Mobile Carriers Lobby Against Cellphone Location Privacy Bill

Tracking a Sprint Nextel cellphone. Image: U.S. District Court — Southern District of Ohio.

Cellphone companies are objecting to proposed California legislation that would force them to publicly report the number of times they turn over cellphone location information to police and federal agents, arguing that it’s too burdensome, and would take time away from the important work of sharing customer data with cops “day and night.”

At issue is California’s SB 1434, a bill that would prohibit carriers from turning over locational data to police without a warrant. That data can include when and where a phone was when it made or received calls; a phone’s whereabouts as it pings cellphone towers or, in the extreme case, a phone’s GPS history.

The companies, including AT&T, Sprint, T-Mobile and Verizon, oppose a provision of the bill that would force them to keep track of law enforcement requests and to annually publish that information on the internet.

“These reporting mandates would unduly burden wireless providers and their employees – who are working day and night to assist law enforcement to ensure the public’s safety and to save
lives,” wrote the Wireless Association, a trade group representing the industry, in a letter (.pdf) to the California lawmaker proposing the privacy bill.

The American Civil Liberties Union unveiled a study two weeks ago, based on records obtained from open-government laws, showing that the practice of obtaining such cellphone data, without court warrants, is widespread across America.

Nicole Ozer, an ACLU staff attorney, scoffed at the industry’s claims that the reporting requirements in California’s proposal would be burdensome. The ACLU’s study showed that the carriers are already keeping track of data requests in order to invoice the police for the cost of surveillance.

A Sprint document the ACLU obtained in its study shows that the carrier billed the Phoenix Police Department $460 for the “GPS Pings” of a mobile phone over a two-day period in 2009.

“Bottom line is that our mobile phone companies should be working for us, their customers, not the police,” Ozer said.

The California bill, offered by Mark Leno, a senator from San Francisco, requires state law-enforcement officials to get a warrant when seeking any cellphone location data, both future and past. Courts nationwide are mixed on whether a probable-cause warrant is required to obtain mobile-phone location data. As many as nine states have proposed legislation similar to Leno’s.

The practice of getting such data from phone companies without warrants is also embraced by the Obama administration, which maintains Americans have no expectation of privacy of such cell-site records because they are “in the possession of a third party” — the mobile phone companies.

The position has taken on a new level of importance following the Supreme Court’s ruling in January concluding the government is conducting a search when it secretly affixes a GPS device on a vehicle. While the court remained silent on whether that search required a warrant, the Justice Department has taken the position that warrants are required in most instances.

With warrantless GPS tracking off the table, the federal government is turning to warrantless mobile phone tracking, and also saying the high court’s GPS ruling does not apply to warrantless phone tracking.

The administration said that the cellphone data is not as precise as GPS tracking data and, “there is no trespass or physical intrusion on a customer’s cellphone when the government obtains historical cell-site records from a provider.”

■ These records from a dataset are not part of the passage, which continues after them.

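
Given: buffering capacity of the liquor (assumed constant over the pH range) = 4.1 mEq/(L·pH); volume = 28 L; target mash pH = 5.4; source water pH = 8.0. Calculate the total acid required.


acid = buffering capacity · (pH_source − pH_target) · V
acid = 4.1 · (8.0 − 5.4) · 28

298.4800 mEq


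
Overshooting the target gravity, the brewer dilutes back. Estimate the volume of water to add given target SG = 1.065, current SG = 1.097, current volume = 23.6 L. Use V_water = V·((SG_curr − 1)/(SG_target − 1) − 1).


V_water = 23.6·((1.097 − 1)/(1.065 − 1) − 1)

11.6185 L


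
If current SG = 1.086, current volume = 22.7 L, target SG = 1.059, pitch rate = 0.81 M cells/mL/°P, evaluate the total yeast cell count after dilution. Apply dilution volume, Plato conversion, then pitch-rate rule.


V_w = V·((SG_c−1)/(SG_t−1)−1);  °P = 259 − 259/SG_t;  cells = rate·(V+V_w)·°P
V_w = 22.7·((1.086−1)/(1.059−1)−1) = 10.3881
V_final = 22.7 + 10.3881 = 33.0881
°P = 259 − 259/1.059 = 14.4297
cells = 0.81·33.0881·14.4297

386.7347 billion cells


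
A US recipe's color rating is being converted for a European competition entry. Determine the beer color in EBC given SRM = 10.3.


EBC = SRM · 1.97
EBC = 10.3 · 1.97

20.2910 EBC


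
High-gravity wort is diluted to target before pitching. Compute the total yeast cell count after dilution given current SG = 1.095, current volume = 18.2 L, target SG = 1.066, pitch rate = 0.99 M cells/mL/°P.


V_w = V·((SG_c−1)/(SG_t−1)−1);  °P = 259 − 259/SG_t;  cells = rate·(V+V_w)·°P
V_w = 18.2·((1.095−1)/(1.066−1)−1) = 7.9970
V_final = 18.2 + 7.9970 = 26.1970
°P = 259 − 259/1.066 = 16.0356
cells = 0.99·26.1970·16.0356

415.8845 billion cells


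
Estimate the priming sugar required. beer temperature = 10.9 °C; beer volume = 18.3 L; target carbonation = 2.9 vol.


residual = 14.695·(0.01821 + 0.09011·e^(−0.04·T));  sugar = (target − residual)·4.0·V
residual = 14.695·(0.01821 + 0.09011·e^(−0.04·10.9)) = 1.1238
sugar = (2.9 − 1.1238)·4.0·18.3

130.0160 g


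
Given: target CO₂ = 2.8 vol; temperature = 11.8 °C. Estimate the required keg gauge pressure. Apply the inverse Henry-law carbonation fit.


psi = vols/(0.01821 + 0.09011·e^(−0.04·T)) − 14.695
psi = 2.8/(0.01821 + 0.09011·e^(−0.04·11.8)) − 14.695

22.9311 psi


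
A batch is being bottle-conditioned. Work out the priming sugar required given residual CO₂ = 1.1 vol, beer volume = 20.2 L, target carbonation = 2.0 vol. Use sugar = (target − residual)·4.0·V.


sugar = (2.0 − 1.1)·4.0·20.2

72.7200 g


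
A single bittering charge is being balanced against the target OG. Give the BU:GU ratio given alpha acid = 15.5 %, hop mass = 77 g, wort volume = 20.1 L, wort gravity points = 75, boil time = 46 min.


U = 1.65·0.000125^(GP/1000)·(1−e^(−0.04t))/4.15;  IBU = (α/100)·m·U·1000/V;  BU:GU = IBU/GP
U = 1.65·0.000125^(75/1000)·(1−e^(−0.04·46))/4.15 = 0.1704
IBU = (15.5/100)·77·0.1704·1000/20.1 = 101.2094
BU:GU = 101.2094/75

1.3495


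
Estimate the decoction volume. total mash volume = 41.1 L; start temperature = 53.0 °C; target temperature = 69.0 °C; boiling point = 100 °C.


V_dec = V_total·(T_target − T_start)/(T_boil − T_start)
V_dec = 41.1·(69.0 − 53.0)/(100 − 53.0)

13.9915 L


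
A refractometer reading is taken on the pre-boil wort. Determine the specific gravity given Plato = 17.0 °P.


SG = 259/(259 − P)
SG = 259/(259 − 17.0)

1.0702


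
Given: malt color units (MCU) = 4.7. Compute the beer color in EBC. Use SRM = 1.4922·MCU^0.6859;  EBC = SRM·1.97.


SRM = 1.4922·4.7^0.6859 = 4.3134
EBC = 4.3134·1.97

8.4974 EBC


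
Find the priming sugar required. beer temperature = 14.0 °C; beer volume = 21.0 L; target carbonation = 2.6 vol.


residual = 14.695·(0.01821 + 0.09011·e^(−0.04·T));  sugar = (target − residual)·4.0·V
residual = 14.695·(0.01821 + 0.09011·e^(−0.04·14.0)) = 1.0240
sugar = (2.6 − 1.0240)·4.0·21.0

132.3864 g


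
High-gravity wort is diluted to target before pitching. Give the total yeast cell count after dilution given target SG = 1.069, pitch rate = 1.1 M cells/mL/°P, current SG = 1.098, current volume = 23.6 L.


V_w = V·((SG_c−1)/(SG_t−1)−1);  °P = 259 − 259/SG_t;  cells = rate·(V+V_w)·°P
V_w = 23.6·((1.098−1)/(1.069−1)−1) = 9.9188
V_final = 23.6 + 9.9188 = 33.5188
°P = 259 − 259/1.069 = 16.7175
cells = 1.1·33.5188·16.7175

616.3861 billion cells


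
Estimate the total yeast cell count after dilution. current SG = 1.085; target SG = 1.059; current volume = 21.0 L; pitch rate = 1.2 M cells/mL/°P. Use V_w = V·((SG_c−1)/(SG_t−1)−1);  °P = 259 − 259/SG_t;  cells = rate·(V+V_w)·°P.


V_w = 21.0·((1.085−1)/(1.059−1)−1) = 9.2542
V_final = 21.0 + 9.2542 = 30.2542
°P = 259 − 259/1.059 = 14.4297
cells = 1.2·30.2542·14.4297

523.8697 billion cells


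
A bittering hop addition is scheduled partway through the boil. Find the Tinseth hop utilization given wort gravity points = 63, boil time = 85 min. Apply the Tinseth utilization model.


U = 1.65·0.000125^(GP/1000) · (1 − e^(−0.04·t))/4.15
bigness = 1.65·0.000125^(63/1000) = 0.9367
boil_factor = (1 − e^(−0.04·85))/4.15 = 0.2329
U = 0.9367 · 0.2329

0.2182


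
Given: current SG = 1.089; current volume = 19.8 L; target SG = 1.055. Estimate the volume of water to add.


V_water = V·((SG_curr − 1)/(SG_target − 1) − 1)
V_water = 19.8·((1.089 − 1)/(1.055 − 1) − 1)

12.2400 L


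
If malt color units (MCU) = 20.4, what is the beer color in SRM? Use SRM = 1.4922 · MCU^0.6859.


SRM = 1.4922 · 20.4^0.6859

11.8060 SRM


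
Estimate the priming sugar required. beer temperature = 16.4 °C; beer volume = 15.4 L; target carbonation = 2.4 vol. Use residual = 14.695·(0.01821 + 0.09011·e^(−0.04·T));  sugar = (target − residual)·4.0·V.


residual = 14.695·(0.01821 + 0.09011·e^(−0.04·16.4)) = 0.9547
sugar = (2.4 − 0.9547)·4.0·15.4

89.0282 g


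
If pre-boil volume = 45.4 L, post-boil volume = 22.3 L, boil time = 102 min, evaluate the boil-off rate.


rate = (V_pre − V_post) / (t_min/60)
rate = (45.4 − 22.3) / (102/60)

13.5882 L/hr


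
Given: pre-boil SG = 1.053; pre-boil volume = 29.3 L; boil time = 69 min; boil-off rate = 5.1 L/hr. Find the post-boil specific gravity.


V_post = V_pre − rate·(t/60);  SG_post = 1 + (SG_pre−1)·V_pre/V_post
V_post = 29.3 − 5.1·(69/60) = 23.4350
SG_post = 1 + (1.053 − 1)·29.3/23.4350

1.0663


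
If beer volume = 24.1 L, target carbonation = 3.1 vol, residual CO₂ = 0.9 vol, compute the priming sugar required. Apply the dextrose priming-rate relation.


sugar = (target − residual)·4.0·V
sugar = (3.1 − 0.9)·4.0·24.1

212.0800 g


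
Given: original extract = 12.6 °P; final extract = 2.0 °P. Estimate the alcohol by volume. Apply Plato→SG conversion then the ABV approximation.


SG = 259/(259 − P);  ABV = (OG − FG)·131.25
OG = 259/(259 − 12.6) = 1.0511
FG = 259/(259 − 2.0) = 1.0078
ABV = (1.0511 − 1.0078)·131.25

5.6902 % ABV


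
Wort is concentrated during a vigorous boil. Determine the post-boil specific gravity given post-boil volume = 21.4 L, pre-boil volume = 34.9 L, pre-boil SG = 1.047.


SG_post = 1 + (SG_pre − 1)·V_pre/V_post
pts_pre = (1.047 − 1)·1000 = 47.0000
pts_post = 47.0000·34.9/21.4 = 76.6495
SG_post = 1 + 76.6495/1000

1.0766


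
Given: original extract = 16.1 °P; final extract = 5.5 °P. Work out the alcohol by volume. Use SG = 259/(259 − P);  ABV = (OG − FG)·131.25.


OG = 259/(259 − 16.1) = 1.0663
FG = 259/(259 − 5.5) = 1.0217
ABV = (1.0663 − 1.0217)·131.25

5.8519 % ABV


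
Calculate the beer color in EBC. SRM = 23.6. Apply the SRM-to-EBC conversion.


EBC = SRM · 1.97
EBC = 23.6 · 1.97

46.4920 EBC


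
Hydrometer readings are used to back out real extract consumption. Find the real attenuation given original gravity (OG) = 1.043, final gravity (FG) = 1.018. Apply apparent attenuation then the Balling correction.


AA = (OG−FG)/(OG−1)·100;  RA = AA·0.8192
AA = (1.043 − 1.018)/(1.043 − 1)·100 = 58.1395
RA = 58.1395·0.8192

47.6279 %


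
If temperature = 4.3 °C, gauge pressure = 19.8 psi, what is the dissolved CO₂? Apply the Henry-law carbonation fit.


vols = (P + 14.695)·(0.01821 + 0.09011·e^(−0.04·T))
vols = (19.8 + 14.695)·(0.01821 + 0.09011·e^(−0.04·4.3))

3.2453 volumes


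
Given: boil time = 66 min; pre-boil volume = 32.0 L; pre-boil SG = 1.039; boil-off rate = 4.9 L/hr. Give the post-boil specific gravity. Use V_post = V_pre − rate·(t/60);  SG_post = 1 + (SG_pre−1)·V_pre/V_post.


V_post = 32.0 − 4.9·(66/60) = 26.6100
SG_post = 1 + (1.039 − 1)·32.0/26.6100

1.0469


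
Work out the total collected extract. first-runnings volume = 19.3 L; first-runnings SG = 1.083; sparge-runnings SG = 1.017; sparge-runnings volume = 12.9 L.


total = Σ (SG_i − 1)·1000·V_i
first = (1.083 − 1)·1000·19.3 = 1601.9000
sparge = (1.017 − 1)·1000·12.9 = 219.3000
total = 1601.9000 + 219.3000

1821.2000 gravity·L


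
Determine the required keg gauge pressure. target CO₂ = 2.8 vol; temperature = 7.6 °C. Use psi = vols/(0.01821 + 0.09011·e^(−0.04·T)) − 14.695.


psi = 2.8/(0.01821 + 0.09011·e^(−0.04·7.6)) − 14.695

18.3634 psi


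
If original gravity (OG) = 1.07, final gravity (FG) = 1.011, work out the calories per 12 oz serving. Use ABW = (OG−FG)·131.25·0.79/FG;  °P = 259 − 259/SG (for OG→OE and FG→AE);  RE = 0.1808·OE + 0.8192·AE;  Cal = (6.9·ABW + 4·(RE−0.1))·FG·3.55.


ABW = (1.07 − 1.011)·131.25·0.79/1.011 = 6.0510
OE = 259 − 259/1.07 = 16.9439 °P
AE = 259 − 259/1.011 = 2.8180 °P
RE = 0.1808·16.9439 + 0.8192·2.8180 = 5.3720 °P
Cal = (6.9·6.0510 + 4·(5.3720−0.1))·1.011·3.55

225.5351 kcal


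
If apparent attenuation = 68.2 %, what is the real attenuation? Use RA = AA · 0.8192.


RA = 68.2 · 0.8192

55.8694 %


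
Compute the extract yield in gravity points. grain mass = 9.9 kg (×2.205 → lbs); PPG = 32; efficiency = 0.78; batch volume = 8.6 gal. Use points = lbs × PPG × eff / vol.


lbs = 9.9 × 2.205 = 21.8295
points = 21.8295 × 32 × 0.78 / 8.6

63.3563 points


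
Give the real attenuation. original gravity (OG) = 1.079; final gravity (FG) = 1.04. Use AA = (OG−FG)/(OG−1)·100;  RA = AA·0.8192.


AA = (1.079 − 1.04)/(1.079 − 1)·100 = 49.3671
RA = 49.3671·0.8192

40.4415 %


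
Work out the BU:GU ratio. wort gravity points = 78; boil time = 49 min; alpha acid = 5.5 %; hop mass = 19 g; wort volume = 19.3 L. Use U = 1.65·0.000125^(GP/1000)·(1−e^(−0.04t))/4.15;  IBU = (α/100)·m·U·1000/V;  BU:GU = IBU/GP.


U = 1.65·0.000125^(78/1000)·(1−e^(−0.04·49))/4.15 = 0.1695
IBU = (5.5/100)·19·0.1695·1000/19.3 = 9.1753
BU:GU = 9.1753/78

0.1176


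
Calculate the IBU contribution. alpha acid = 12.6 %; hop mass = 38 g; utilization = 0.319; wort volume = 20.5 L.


IBU = (α/100)·mass·U·1000 / V
IBU = (12.6/100)·38·0.319·1000 / 20.5

74.5060 IBU


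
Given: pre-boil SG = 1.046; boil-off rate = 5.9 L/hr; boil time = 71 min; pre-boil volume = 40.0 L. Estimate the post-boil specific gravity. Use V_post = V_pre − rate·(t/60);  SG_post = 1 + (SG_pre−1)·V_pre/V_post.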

Even if Leno’s measure reaches Gov. Jerry Brown’s desk, it’s unclear whether he would sign it.

Last year, the governor vetoed legislation requiring police to obtain a court warrant to search the mobile phones of suspects at the time of any arrest. The veto means that when police arrest anybody in the Golden State, they may search that person’s mobile phone — which in the digital age likely means the contents of persons’ e-mail, call records, text messages, photos, banking activity, cloud-storage services, and even where the phone has traveled.

Leno’s measure gets its first hearing in a state Senate committee Tuesday.